Bu intiharın kuvvetli ölçüde sınıfsal olduğu, korkunç enflasyonla insanların sürüklendiği borç bataklarının nelere yol açtığı, sınıfsal şiddetin ne denli vahşi olduğu Resul Alan’ın ölümüyle bir kez daha gözümüzün önünde, burnumuzun dibinde duruyor. Gelelim en son, koca okulda bunu görecek kimse yok muydu, isyanına – müthiş haklı isyana. O apartman görevlisinin esenlik dilemesine yani, Marías’ın anlatıcısının bahsettiği hafifçe omuz temasına. Olmamış, olamamış. Gencecik biri, 21 yaşındaki Resul Alan, yemekhanede kendini asmış.
Resul Alan, 13 Eylül 2003’te aynı okulun bir odasında, Zafer Ekin Karabay’ın vedasının aynıyla bu dünyadan göçtü.
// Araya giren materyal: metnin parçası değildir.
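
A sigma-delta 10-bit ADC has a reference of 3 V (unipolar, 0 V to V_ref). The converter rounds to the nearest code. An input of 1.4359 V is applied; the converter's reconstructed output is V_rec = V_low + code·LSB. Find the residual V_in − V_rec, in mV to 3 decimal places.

One LSB is 3 V / 1024 = 2.930 mV.
(V_in − V_low)/LSB = (1.4359 − 0)/0.00292969 = 490.1205 → code 490 (round).
V_rec = 0 + 490·0.00292969 = 1.4355469 V.
Difference: 0.000353125 V → 0.353 mV.

0.353 mV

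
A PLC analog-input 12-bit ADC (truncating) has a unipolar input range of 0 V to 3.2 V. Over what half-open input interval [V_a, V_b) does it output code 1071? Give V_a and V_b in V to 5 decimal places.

[0.83672 V, 0.83750 V)

LSB = 3.2/2^12 = 0.781 mV.
V_a = V_low + 1071·LSB = 0.836719 V; V_b = V_low + 1072·LSB = 0.8375 V.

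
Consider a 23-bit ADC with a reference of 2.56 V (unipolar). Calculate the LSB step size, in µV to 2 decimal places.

Full-scale span = 2.56 V.
LSB = 2.56 / 2^23 = 2.56 / 8388608 = 3.05176e-07 V = 0.31 µV.

0.31 µV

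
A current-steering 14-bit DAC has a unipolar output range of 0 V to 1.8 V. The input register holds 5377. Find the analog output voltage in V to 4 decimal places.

LSB = 1.8 V / 2^14 = 109.86 µV.
V_out = 0 + 5377 × 0.000109863 V = 0.590735 V.

0.5907 V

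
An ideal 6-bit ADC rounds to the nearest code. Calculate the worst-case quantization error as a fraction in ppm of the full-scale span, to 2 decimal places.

Rounding → worst-case error = ½ LSB = V_FS/2^7, so 1e+06/128 = 7812.5 ppm of full scale.

7812.50 ppm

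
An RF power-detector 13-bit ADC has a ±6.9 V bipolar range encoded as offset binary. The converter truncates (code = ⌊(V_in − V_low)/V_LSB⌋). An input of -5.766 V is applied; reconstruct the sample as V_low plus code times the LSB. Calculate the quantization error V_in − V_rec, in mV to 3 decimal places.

0.284 mV

LSB = 13.8/2^13 = 1.685 mV.
(V_in − V_low)/LSB = (-5.766 − (−6.9))/0.00168457 = 673.1687 → code 673 (floor).
Code 673 maps back to (−6.9) + 673×0.00168457 V = -5.7662842 V.
Difference: 0.00028418 V → 0.284 mV.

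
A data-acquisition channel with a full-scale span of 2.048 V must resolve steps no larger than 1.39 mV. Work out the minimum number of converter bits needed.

11 bits

Number of steps required ≥ 2.048 V / 1.39 mV = 1473.38.
Need 2^N ≥ 1473.38; 2^10 = 1024, 2^11 = 2048.
Minimum N = 11.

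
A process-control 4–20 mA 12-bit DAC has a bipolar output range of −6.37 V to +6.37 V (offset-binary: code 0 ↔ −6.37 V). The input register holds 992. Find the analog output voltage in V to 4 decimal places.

LSB = 12.74 V / 2^12 = 3.110 mV.
V_out = (−6.37) + 992 × 0.00311035 V = -3.28453 V.

-3.2845 V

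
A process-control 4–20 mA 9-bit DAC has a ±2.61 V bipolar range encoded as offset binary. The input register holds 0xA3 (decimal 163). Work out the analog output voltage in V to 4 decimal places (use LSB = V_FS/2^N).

-0.9482 V

LSB = 5.22 V / 2^9 = 10.195 mV.
Code 0xA3 = 163 decimal.
V_out = (−2.61) + 163 × 0.0101953 V = -0.948164 V.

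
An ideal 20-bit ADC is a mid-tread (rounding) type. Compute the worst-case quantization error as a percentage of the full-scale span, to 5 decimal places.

Rounding → worst-case error = ½ LSB = V_FS/2^21, so 100/2097152 = 4.76837e-05 % of full scale.

0.00005 %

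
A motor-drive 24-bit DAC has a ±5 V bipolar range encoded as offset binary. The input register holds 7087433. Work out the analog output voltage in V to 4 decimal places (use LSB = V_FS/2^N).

-0.7756 V

LSB = 10 V / 2^24 = 0.60 µV.
V_out = (−5) + 7087433 × 5.96046e-07 V = -0.775561 V.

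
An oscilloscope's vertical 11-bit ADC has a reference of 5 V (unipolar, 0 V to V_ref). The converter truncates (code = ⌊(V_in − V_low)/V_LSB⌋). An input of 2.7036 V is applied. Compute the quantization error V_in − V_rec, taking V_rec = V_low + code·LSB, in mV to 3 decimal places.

0.963 mV

One LSB is 5 V / 2048 = 2.441 mV.
(V_in − V_low)/LSB = (2.7036 − 0)/0.00244141 = 1107.3946 → code 1107 (floor).
V_rec = 0 + 1107·0.00244141 = 2.7026367 V.
Error = 2.7036 − 2.7026367 = 0.000963281 V = 0.963 mV.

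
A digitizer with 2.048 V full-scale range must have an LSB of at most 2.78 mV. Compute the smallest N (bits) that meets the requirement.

10 bits

Number of steps required ≥ 2.048 V / 2.78 mV = 736.69.
Need 2^N ≥ 736.69; 2^9 = 512, 2^10 = 1024.
Minimum N = 10.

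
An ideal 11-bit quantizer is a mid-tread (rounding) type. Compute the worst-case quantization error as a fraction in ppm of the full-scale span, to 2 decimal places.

244.14 ppm

Rounding → worst-case error = ½ LSB = V_FS/2^12, so 1e+06/4096 = 244.141 ppm of full scale.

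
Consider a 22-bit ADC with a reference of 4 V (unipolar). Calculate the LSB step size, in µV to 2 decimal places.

Full-scale span = 4 V.
LSB = 4 / 2^22 = 4 / 4194304 = 9.53674e-07 V = 0.95 µV.

0.95 µV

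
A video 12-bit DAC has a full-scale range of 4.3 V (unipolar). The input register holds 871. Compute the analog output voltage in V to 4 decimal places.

LSB = 4.3 V / 2^12 = 1.050 mV.
V_out = 0 + 871 × 0.0010498 V = 0.91438 V.

0.9144 V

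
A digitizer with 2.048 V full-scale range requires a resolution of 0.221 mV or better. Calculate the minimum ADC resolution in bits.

14 bits

Number of steps required ≥ 2.048 V / 0.221 mV = 9266.97.
Need 2^N ≥ 9266.97; 2^13 = 8192, 2^14 = 16384.
Minimum N = 14.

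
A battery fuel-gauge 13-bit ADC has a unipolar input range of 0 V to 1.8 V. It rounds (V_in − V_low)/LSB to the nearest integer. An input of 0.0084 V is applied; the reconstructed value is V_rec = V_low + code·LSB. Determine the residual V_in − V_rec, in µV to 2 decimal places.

LSB = 1.8/2^13 = 219.73 µV.
(0.0084 − 0)/0.000219727 = 38.2293; round gives code 38.
Code 38 maps back to 0 + 38×0.000219727 V = 0.0083496094 V.
Difference: 5.03906e-05 V → 50.39 µV.

50.39 µV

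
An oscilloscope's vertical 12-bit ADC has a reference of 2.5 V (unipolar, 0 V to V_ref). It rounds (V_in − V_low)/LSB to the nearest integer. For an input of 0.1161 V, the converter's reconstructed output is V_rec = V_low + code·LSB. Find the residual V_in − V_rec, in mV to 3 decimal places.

0.133 mV

One LSB is 2.5 V / 4096 = 0.610 mV.
(0.1161 − 0)/0.000610352 = 190.2182; round gives code 190.
V_rec = 0 + 190·0.000610352 = 0.1159668 V.
Error = 0.1161 − 0.1159668 = 0.000133203 V = 0.133 mV.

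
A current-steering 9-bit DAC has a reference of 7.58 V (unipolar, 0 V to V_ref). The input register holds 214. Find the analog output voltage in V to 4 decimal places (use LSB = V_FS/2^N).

3.1682 V

LSB = 7.58 V / 2^9 = 14.805 mV.
V_out = 0 + 214 × 0.0148047 V = 3.1682 V.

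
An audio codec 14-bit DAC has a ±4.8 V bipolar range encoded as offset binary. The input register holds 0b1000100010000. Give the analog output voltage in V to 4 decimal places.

-2.2406 V

LSB = 9.6 V / 2^14 = 0.586 mV.
Code 0b1000100010000 = 4368 decimal.
V_out = (−4.8) + 4368 × 0.000585937 V = -2.24063 V.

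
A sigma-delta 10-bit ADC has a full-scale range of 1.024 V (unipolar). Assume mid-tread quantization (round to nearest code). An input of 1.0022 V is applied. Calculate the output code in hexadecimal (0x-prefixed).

LSB = 1.024 V / 1024 = 1.000 mV.
Input sits at 1002.200 steps above V_low.
Round → code 1002.
In hexadecimal (0x-prefixed): 0x3EA.

code 0x3EA (decimal 1002)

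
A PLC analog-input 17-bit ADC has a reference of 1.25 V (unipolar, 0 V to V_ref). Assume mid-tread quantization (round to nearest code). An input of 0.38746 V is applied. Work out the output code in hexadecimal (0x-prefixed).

LSB = 1.25 V / 131072 = 9.54 µV.
(0.38746 − 0) / 9.53674e-06 = 40628.126 LSBs.
So the output code is 40628.
In hexadecimal (0x-prefixed): 0x9EB4.

code 0x9EB4 (decimal 40628)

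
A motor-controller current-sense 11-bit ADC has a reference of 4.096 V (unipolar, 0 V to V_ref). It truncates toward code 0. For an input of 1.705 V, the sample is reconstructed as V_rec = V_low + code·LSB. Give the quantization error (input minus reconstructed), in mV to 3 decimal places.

1.000 mV

Step size: 4.096 V ÷ 2^11 = 2.000 mV.
(1.705 − 0)/0.002 = 852.5000; ⌊·⌋ gives code 852.
Reconstructed: 1.704 V.
Difference: 0.001 V → 1.000 mV.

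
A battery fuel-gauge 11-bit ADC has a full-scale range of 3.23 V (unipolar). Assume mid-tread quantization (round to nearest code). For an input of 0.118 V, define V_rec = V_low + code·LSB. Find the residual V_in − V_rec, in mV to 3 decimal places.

Step size: 3.23 V ÷ 2^11 = 1.577 mV.
(0.118 − 0)/0.00157715 = 74.8186; round gives code 75.
Reconstructed: 0.11828613 V.
Error = 0.118 − 0.11828613 = -0.000286133 V = -0.286 mV.

-0.286 mV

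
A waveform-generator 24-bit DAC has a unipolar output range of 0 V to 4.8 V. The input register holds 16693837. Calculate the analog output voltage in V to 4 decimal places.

4.7761 V

LSB = 4.8 V / 2^24 = 0.29 µV.
V_out = 0 + 16693837 × 2.86102e-07 V = 4.77615 V.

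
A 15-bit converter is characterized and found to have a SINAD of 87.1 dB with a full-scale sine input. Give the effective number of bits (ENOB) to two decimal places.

14.18 bits

ENOB = (SINAD − 1.76) / 6.02 = (87.1 − 1.76)/6.02 = 14.176.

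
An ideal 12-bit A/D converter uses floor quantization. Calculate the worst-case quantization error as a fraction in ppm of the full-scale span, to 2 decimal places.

Truncating → worst-case error = 1 LSB = V_FS/2^12, so 1e+06/4096 = 244.141 ppm of full scale.

244.14 ppm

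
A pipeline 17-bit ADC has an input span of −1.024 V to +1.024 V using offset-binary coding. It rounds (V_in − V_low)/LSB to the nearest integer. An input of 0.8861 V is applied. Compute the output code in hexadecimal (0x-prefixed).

code 0x1DD86 (decimal 122246)

Full-scale span = 2.048 V; LSB = 2.048/2^17 = 15.62 µV.
Input sits at 122246.400 steps above V_low.
round(122246.400) = 122246.
In hexadecimal (0x-prefixed): 0x1DD86.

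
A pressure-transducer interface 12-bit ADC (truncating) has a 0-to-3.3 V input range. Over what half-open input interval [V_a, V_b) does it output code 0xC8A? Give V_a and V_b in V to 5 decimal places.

[2.58618 V, 2.58699 V)

LSB = 3.3/2^12 = 0.806 mV.
Code 0xC8A = 3210 decimal.
V_a = V_low + 3210·LSB = 2.58618 V; V_b = V_low + 3211·LSB = 2.58699 V.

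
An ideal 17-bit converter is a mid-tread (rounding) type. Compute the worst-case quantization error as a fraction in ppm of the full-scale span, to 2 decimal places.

3.81 ppm

Rounding → worst-case error = ½ LSB = V_FS/2^18, so 1e+06/262144 = 3.8147 ppm of full scale.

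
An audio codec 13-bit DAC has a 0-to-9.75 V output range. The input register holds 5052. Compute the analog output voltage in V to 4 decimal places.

6.0128 V

LSB = 9.75 V / 2^13 = 1.190 mV.
V_out = 0 + 5052 × 0.00119019 V = 6.01282 V.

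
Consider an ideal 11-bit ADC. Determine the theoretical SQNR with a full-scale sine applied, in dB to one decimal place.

SNR ≈ 6.02·N + 1.76 dB = 6.02·11 + 1.76 = 67.98 dB.

68.0 dB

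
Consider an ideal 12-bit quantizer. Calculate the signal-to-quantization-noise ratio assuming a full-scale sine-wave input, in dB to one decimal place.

74.0 dB

SNR ≈ 6.02·N + 1.76 dB = 6.02·12 + 1.76 = 74.00 dB.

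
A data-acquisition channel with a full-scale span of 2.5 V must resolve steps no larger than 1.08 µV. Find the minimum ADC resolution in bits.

22 bits

Number of steps required ≥ 2.5 V / 1.08 µV = 2314814.81.
Need 2^N ≥ 2314814.81; 2^21 = 2097152, 2^22 = 4194304.
Minimum N = 22.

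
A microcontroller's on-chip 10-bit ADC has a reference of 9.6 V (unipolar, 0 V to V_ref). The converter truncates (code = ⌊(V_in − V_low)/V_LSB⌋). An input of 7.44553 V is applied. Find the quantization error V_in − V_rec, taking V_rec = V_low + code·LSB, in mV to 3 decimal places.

1.780 mV

LSB = 9.6/2^10 = 9.375 mV.
(V_in − V_low)/LSB = (7.44553 − 0)/0.009375 = 794.1899 → code 794 (floor).
Code 794 maps back to 0 + 794×0.009375 V = 7.44375 V.
V_in − V_rec = 0.00178 V = 1.780 mV.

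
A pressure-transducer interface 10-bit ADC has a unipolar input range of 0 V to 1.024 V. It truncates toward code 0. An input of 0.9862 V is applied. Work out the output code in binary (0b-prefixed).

code 0b1111011010 (decimal 986)

LSB = 1.024 V / 1024 = 1.000 mV.
(0.9862 − 0) / 0.001 = 986.200 LSBs.
⌊·⌋(986.200) = 986.
In binary (0b-prefixed): 0b1111011010.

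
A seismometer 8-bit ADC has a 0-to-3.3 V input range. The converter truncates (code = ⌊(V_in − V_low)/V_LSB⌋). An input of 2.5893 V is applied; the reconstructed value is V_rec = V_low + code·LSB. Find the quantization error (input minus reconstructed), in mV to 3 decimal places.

11.175 mV

LSB = 3.3/2^8 = 12.891 mV.
(V_in − V_low)/LSB = (2.5893 − 0)/0.0128906 = 200.8669 → code 200 (floor).
Code 200 maps back to 0 + 200×0.0128906 V = 2.578125 V.
Difference: 0.011175 V → 11.175 mV.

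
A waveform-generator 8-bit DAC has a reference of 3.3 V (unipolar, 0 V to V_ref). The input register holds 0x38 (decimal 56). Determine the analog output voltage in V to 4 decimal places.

0.7219 V

LSB = 3.3 V / 2^8 = 12.891 mV.
Code 0x38 = 56 decimal.
V_out = 0 + 56 × 0.0128906 V = 0.721875 V.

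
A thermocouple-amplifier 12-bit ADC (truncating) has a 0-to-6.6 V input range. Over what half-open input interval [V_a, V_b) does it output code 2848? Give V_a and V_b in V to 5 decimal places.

LSB = 6.6/2^12 = 1.611 mV.
V_a = V_low + 2848·LSB = 4.58906 V; V_b = V_low + 2849·LSB = 4.59067 V.

[4.58906 V, 4.59067 V)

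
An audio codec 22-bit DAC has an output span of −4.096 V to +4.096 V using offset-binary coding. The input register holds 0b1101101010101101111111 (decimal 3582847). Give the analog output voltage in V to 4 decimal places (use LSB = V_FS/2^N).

LSB = 8.192 V / 2^22 = 1.95 µV.
Code 0b1101101010101101111111 = 3582847 decimal.
V_out = (−4.096) + 3582847 × 1.95313e-06 V = 2.90175 V.

2.9017 V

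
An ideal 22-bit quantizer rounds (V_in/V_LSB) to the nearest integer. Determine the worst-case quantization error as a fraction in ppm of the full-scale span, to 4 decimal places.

Rounding → worst-case error = ½ LSB = V_FS/2^23, so 1e+06/8388608 = 0.119209 ppm of full scale.

0.1192 ppm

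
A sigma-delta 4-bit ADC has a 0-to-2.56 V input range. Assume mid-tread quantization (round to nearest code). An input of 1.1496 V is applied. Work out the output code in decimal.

code 7

With 16 levels over 2.56 V, one step is 160.000 mV.
Input sits at 7.185 steps above V_low.
round(7.185) = 7.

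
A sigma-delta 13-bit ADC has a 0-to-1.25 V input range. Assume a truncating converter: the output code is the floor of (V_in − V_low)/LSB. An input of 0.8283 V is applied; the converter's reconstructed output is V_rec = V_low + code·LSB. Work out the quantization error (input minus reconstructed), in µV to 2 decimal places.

One LSB is 1.25 V / 8192 = 152.59 µV.
(V_in − V_low)/LSB = (0.8283 − 0)/0.000152588 = 5428.3469 → code 5428 (floor).
Reconstructed: 0.82824707 V.
Difference: 5.29297e-05 V → 52.93 µV.

52.93 µV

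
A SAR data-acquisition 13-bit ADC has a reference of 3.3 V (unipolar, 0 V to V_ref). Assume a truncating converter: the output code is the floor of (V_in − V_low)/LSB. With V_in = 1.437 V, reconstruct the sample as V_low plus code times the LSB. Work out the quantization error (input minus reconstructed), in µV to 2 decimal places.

98.14 µV

LSB = 3.3/2^13 = 402.83 µV.
Scaled input = 3567.2436 LSBs, so code = 3567.
Reconstructed: 1.4369019 V.
Difference: 9.81445e-05 V → 98.14 µV.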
Karabay, intihar ettiğin gün yazdığı mektupta “Yerleşik yabancıydım her yere Metin abi, sen yanarak öldün ve ben ne yangınlar geçirdim sana ulaşabilmek için.” diyordu. Şubatta Saklambaç’ın şairi Zafer Ekin Karabay’ın bahsettiği “Metin abi”, Sivas’ta katledilen şair Metin Altıok’tu. Zafer Ekin Karabay hep 27 yaşında, Metin Altıok 52, Resul Alan ise 21. Uzunca durmadan cümlenin gerisini getirmek kolay değil. Seyyidhan Kömürcü, Zafer Ekin Karabay’a ithaf ettiği “Siyah” şiirinin epigrafında, kendi dilinden, “Şûşa dilê min şikest” diyordu. Yani içimdeki, gönlümdeki şişe kırıldı. Resul Alan da veda notunun sonunda kendi diliyle seslenmiş dünyaya, öyle veda etmiş “Li xwe baş binerin. Bi xatirê we” diyerek. Kendinize iyi bakın, hoşçakalın – diyerek.
Oxir be Resul Alan. Mektubun bembeyazdır.